Imaging deeper than the transport mean free path with multiphoton microscopy

Abstract

Multiphoton fluorescence microscopy enables deep in vivo imaging by using long excitation wavelengths to increase the penetration depth of ballistic photons and nonlinear excitation to suppress the out-of-focus fluorescence. However, the imaging depth of multiphoton microscopy is limited by tissue scattering and absorption. This fundamental depth limit for two-photon microscopy has been studied theoretically and experimentally. Long wavelength three-photon fluorescence microscopy was developed to image beyond the depth limit of two-photon microscopy and has achieved unprecedented in vivo imaging depth. Here we extend the theoretical framework for characterizing the depth limit of two-photon microscopy to three-photon microscopy.
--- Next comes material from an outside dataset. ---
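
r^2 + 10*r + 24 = (r + 4)*(r + 6)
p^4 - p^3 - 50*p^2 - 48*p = p*(p - 8)*(p + 1)*(p + 6)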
We further verify the theoretical predictions with experimental results from tissue phantoms. We demonstrate experimentally that high spatial resolution diffraction-limited imaging at a depth of 10 scattering mean free paths, which is nearly twice the transport mean free path, is possible with multiphoton microscopy. Our results indicate that the depth limit of three-photon microscopy is significantly beyond what has been achieved in biological tissues so far, and further technological development is required to reach the full potential of three-photon microscopy.

Fig. 1.

Intensity distribution simulations for typical imaging parameters in biological sample with NA of 1. The parameters used for 2P imaging are: g = 0.88, λ = 920 nm, τ = 100 fs, EAL = 150 µm. The parameters used for 3P imaging are: g = 0.81, λ = 1280 nm, τ = 50 fs, EAL = 300 µm. The parameters used for 4P imaging are: g = 0.73, λ = 1680 nm, τ = 50 fs, EAL = 380 µm. (a) Schematic illustration of a focused Gaussian beam inside a scattering medium, with the corresponding axial fluorescence distribution as a function of depth shown on the right. (b) Example of the axial distribution of 3P excited fluorescence intensity calculated at a focus depth of 8 EALs inside a scattering medium. Values are normalized to the maximum fluorescence at the focus. (c) S, B, and SBR values for 3P excited fluorescence at various focus depths inside a scattering medium. SBR is plotted for inhomogeneity factor (χ) of 1 and 100. S and B values are normalized to the S value at a focus depth of 2 EALs for clarity. Data points are plotted with markers and a line connects them to find the intersection with SBR = 1 (dotted line). (d) Depth limit (depth at which SBR=1) as a function of inhomogeneity factor for 2P, 3P, and 4P excited fluorescence inside a scattering medium.

Fig. 2.

2PM and 3PM characterization in a tissue phantom with inhomogeneity factor of 4545. (a) SBR comparison of 2PM and 3PM at different depths. Left panel: 67 µm by 67 µm FOV images collected at different depths as marked on the top left corner of the image. A 5 pixel-wide line was drawn on one fluorescent bead to acquire a line intensity profile. Right panel: Line profiles of images shown on the left. (b) Measured effective attenuation lengths (EALs) at 920 nm and 1280 nm. (c) Experimentally measured and theoretically predicted SBR vs depth of 2PM and 3PM. (d) Measured axial resolution in shallow and deep regions. Zoomed-in XZ images of beads were collected with fine z steps of 0.3 µm. Scale bar indicates 1 µm.

Fig. 3.

3PM beyond the TMFP of sample characterized in Fig. 2. (a) Images at various depths with 5 pixel-wide lines drawn on a fluorescent bead. FOV: 67 µm by 67 µm. (b) Fluorescence intensity profiles of the corresponding lines in (a).

Fig. 4.

Inhomogeneity-dependent 3PM depth limit. Images are average intensity projections of 67 µm by 67 µm FOV images collected over 20 µm depth at 1 µm steps. (a) Sample with inhomogeneity factor of 500, which is equivalent to 0.2% of the volume labeled. (b) Sample with inhomogeneity factor of 6500. (c) SBR vs depth for the samples in (a) and (b).